Tout d'abord, il faut distinguer les pensées et le mental. Les pensées ont un lieu et un temps déterminés. Si je pense à la Tour Eiffel, j'y pense un 3 janvier 2015, j'y pense en France, etc. C'est d'ailleurs pourquoi, comme le dit Wittgenstein dans les Fiches, quelqu'un pourrait m'interrompre dans cette pensée. Si un ami me téléphone, j'arrête immédiatement de penser à la tour Eiffel, et je me précipite vers mon téléphone. Alors que le mental n'a pas toujours de lieu et de moment précis, et c'est aussi pourquoi il n'est pas possible d'être interrompu dans ces pensées. Supposons par exemple que je croie en Dieu. Personne ne fait disparaître ma foi simplement en me poussant à penser à autre chose. La croyance n'est donc pas une pensée actuelle, elle n'est pas un état cérébral défini. Elle est quelque chose qui ne se comprend que dans le cadre de pensées actuelles qui ont eu lieu avant et qui auront lieu après, ainsi que dans le cadre d'activités solitaires (la prière, par exemple) ou collectives (la messe, par exemple). De même, si je désire être maire de ma commune, je ne cesse pas de le désirer dès que je fais autre chose que me consacrer à la conquête du pouvoir. Là encore, les désirs ne sont pas des états cérébraux, des pensées, mais quelque chose d'une autre nature, que j'ai appelé le mental. Bien entendu, le mental dépend des pensées, mais il est évident qu'il ne s'y réduit pas. Pour croire en Dieu, il faut avoir certaines pensées (et faire certaines choses). Mais la croyance en Dieu ne se réduit jamais à ces pensées (ou à ces actions). Elle est un outil d'interprétation, et non un fait demandant à être interprété. D'une personne qui pense à un grand barbu tout puissant et qui joint les mains en récitant des prières, on dit qu'elle croit en Dieu. Mais la croyance en Dieu n'est pas une pensée en plus de celles qui constituent cette croyance. Le mental est ce qui donne sens aux pensées, mais n'est pas une pensée parmi d'autres. 
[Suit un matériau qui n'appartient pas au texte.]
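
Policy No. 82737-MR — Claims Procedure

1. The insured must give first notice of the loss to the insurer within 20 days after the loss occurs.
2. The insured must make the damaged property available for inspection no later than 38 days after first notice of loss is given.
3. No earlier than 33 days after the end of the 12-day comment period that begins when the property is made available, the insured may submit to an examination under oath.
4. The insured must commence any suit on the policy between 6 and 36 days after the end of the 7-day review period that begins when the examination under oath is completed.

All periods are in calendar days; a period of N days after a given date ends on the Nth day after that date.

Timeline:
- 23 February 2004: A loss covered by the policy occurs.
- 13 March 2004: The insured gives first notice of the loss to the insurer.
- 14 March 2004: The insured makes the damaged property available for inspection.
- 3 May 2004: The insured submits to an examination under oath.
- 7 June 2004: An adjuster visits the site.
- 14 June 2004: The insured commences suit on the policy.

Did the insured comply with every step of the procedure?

Yes

(1) due by 23 February 2004 + 20 days = 14 March 2004; 13 March 2004 is within that limit.
(2) due by 13 March 2004 + 38 days = 20 April 2004; done 14 March 2004 — timely.
(3) permitted from 26 March 2004 + 33 days = 28 April 2004 onward; 3 May 2004 is on or after that date.
(4) the permitted window runs from 10 May 2004 + 6 = 16 May 2004 to 10 May 2004 + 36 = 15 June 2004; done 14 June 2004, which is between those dates.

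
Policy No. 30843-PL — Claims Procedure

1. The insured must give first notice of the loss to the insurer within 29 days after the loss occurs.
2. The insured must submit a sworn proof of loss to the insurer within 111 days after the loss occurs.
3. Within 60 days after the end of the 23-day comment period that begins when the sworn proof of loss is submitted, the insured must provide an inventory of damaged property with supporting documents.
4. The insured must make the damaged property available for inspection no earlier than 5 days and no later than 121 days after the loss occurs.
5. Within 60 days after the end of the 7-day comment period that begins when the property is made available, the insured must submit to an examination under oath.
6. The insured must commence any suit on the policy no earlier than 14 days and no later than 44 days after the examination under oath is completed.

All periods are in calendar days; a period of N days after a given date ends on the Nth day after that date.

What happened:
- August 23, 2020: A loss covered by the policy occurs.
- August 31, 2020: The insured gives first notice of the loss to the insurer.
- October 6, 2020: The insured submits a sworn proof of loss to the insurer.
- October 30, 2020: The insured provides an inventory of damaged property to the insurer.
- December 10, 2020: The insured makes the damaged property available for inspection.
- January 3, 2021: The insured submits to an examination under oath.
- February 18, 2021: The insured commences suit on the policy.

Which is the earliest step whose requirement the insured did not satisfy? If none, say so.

Step 1 — counting 29 days from August 23, 2020 (when the loss occurs) gives a deadline of September 21, 2020; completed August 31, 2020, before the deadline.
Step 2 — counting 111 days from August 23, 2020 (when the loss occurs) gives a deadline of December 12, 2020; completed October 6, 2020, before the deadline.
Step 3 — counting 60 days from October 29, 2020 (end of the 23-day comment period, which began when the sworn proof of loss is submitted on October 6, 2020) gives a deadline of December 28, 2020; done October 30, 2020 — timely.
Step 4 — 5 and 121 days from August 23, 2020 (when the loss occurs) are August 28, 2020 and December 22, 2020 respectively; done December 10, 2020, which is between those dates.
Step 5 — counting 60 days from December 17, 2020 (end of the 7-day comment period, which began when the property is made available on December 10, 2020) gives a deadline of February 15, 2021; completed January 3, 2021, before the deadline.
Step 6 — 14 and 44 days from January 3, 2021 (when the examination under oath is completed) are January 17, 2021 and February 16, 2021 respectively; done February 18, 2021 — 2 days after the window closed.

Step 6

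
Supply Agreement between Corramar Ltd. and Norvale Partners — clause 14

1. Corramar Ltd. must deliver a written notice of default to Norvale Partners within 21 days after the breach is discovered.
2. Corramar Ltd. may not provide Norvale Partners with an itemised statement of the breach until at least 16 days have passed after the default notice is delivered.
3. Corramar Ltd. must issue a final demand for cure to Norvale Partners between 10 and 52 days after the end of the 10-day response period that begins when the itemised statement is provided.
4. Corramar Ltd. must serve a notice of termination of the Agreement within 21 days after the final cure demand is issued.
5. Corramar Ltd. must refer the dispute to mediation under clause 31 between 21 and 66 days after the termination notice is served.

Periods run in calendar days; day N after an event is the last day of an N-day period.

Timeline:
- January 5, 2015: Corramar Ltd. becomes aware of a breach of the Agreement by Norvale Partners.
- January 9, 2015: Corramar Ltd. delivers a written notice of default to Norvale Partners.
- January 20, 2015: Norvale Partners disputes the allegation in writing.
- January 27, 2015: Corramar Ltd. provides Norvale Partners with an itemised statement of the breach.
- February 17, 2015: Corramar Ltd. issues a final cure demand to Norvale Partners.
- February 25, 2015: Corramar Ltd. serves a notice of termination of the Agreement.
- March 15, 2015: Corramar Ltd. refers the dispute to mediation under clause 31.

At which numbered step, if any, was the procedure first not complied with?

Step 1: 21 days after January 5, 2015 (when the breach is discovered) is January 26, 2015; done January 9, 2015 — timely.
Step 2: the earliest permitted date is 16 days after January 9, 2015 (when the default notice is delivered), i.e. January 25, 2015; done January 27, 2015 — permitted.
Step 3: the window is 10–52 days after February 6, 2015 (end of the 10-day response period, which began when the itemised statement is provided on January 27, 2015), so February 16, 2015 through March 30, 2015; done February 17, 2015, which is between those dates.
Step 4: 21 days after February 17, 2015 (when the final cure demand is issued) is March 10, 2015; done February 25, 2015 — timely.
Step 5: the window is 21–66 days after February 25, 2015 (when the termination notice is served), so March 18, 2015 through May 2, 2015; done March 15, 2015 — 3 days before the window opened.

Step 5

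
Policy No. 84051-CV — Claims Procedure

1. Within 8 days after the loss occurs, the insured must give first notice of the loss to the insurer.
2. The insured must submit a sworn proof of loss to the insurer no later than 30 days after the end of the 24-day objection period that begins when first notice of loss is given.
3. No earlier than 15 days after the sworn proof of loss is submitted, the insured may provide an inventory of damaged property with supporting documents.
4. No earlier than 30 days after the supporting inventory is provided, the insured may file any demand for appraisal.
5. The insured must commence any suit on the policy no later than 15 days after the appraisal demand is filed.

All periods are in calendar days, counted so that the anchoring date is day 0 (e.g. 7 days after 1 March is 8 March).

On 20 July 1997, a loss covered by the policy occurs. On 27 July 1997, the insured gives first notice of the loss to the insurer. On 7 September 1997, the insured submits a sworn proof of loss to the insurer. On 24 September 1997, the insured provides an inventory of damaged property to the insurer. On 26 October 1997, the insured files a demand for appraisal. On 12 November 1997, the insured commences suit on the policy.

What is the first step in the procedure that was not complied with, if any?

Step 5

Step 1 — counting 8 days from 20 July 1997 (when the loss occurs) gives a deadline of 28 July 1997; done 27 July 1997 — timely.
Step 2 — counting 30 days from 20 August 1997 (end of the 24-day objection period, which began when first notice of loss is given on 27 July 1997) gives a deadline of 19 September 1997; done 7 September 1997 — timely.
Step 3 — must wait 15 days from 7 September 1997 (when the sworn proof of loss is submitted), so not before 22 September 1997; done 24 September 1997 — permitted.
Step 4 — must wait 30 days from 24 September 1997 (when the supporting inventory is provided), so not before 24 October 1997; done 26 October 1997 — permitted.
Step 5 — counting 15 days from 26 October 1997 (when the appraisal demand is filed) gives a deadline of 10 November 1997; 12 November 1997 misses that deadline by 2 days.
The analysis stops there.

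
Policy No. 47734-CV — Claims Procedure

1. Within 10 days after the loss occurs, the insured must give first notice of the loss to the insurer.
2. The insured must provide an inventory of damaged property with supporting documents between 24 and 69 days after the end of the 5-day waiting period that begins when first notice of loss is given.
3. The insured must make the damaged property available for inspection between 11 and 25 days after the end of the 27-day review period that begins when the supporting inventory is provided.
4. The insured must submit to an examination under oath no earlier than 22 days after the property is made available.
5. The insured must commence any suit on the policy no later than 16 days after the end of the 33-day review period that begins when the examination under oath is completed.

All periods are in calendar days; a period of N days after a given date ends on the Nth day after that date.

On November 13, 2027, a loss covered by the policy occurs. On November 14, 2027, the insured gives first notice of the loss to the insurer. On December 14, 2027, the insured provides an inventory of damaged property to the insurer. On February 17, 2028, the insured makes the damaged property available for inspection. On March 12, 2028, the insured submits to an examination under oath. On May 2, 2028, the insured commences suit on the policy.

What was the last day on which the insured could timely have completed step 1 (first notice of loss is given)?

Step 1 runs from November 13, 2027, when the loss occurs. 10 days after November 13, 2027 is November 23, 2027.

November 23, 2027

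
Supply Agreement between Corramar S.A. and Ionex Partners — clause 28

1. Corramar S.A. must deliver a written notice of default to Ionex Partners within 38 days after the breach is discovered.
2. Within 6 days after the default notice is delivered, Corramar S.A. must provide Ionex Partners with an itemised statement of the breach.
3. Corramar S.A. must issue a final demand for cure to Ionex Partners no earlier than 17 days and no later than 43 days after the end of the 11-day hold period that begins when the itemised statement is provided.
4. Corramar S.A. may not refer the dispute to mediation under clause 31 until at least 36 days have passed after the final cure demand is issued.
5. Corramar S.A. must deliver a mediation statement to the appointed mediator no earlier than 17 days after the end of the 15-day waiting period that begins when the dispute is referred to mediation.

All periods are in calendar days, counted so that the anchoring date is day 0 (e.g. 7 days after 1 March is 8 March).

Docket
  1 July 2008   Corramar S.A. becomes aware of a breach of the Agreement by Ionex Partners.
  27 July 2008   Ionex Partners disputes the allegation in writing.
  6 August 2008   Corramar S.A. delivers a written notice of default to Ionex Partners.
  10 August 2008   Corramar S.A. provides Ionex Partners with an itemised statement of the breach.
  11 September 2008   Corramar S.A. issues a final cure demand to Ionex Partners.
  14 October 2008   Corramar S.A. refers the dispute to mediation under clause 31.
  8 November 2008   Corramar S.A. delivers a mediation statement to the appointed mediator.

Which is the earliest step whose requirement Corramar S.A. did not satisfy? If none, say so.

Step 4

(1) due by 1 July 2008 + 38 days = 8 August 2008; completed 6 August 2008, before the deadline.
(2) due by 6 August 2008 + 6 days = 12 August 2008; done 10 August 2008 — timely.
(3) the permitted window runs from 21 August 2008 + 17 = 7 September 2008 to 21 August 2008 + 43 = 3 October 2008; 11 September 2008 falls inside that range.
(4) permitted from 11 September 2008 + 36 days = 17 October 2008 onward; acted on 14 October 2008, 3 days prematurely.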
Deuxième chose : la dépendance de la pensée au corps. Autant le bouddhisme que le transhumanisme laissent penser qu'on pourrait réaliser les opérations cognitives courantes, sans avoir de corps. Mais cette idée paraît extrêmement fragile. Je ne vois pas d'argument philosophique pour soutenir ceci, mais il me semble qu'un peu d'introspection psychologique le montre. Pour penser, nous avons besoin de disposer notre corps d'une certaine façon, agir sur nos membres, lancer nos mains sur le clavier, parler à nous-mêmes, etc. De même, une certaine stabilité des stimuli sensoriels est nécessaire pour garantir que la pensée avance à un rythme qui nous convienne, que nos pensées soient cohérentes, et ne s'enfuient pas dans toutes les directions. Il me semble qu'on ressent à quel point la disparition de notre corps et du monde extérieur ne mènerait pas à une pensée plus forte et plus rapide, mais plutôt à une pensée si rapide et instable qu'on ne parviendrait plus à penser du tout. 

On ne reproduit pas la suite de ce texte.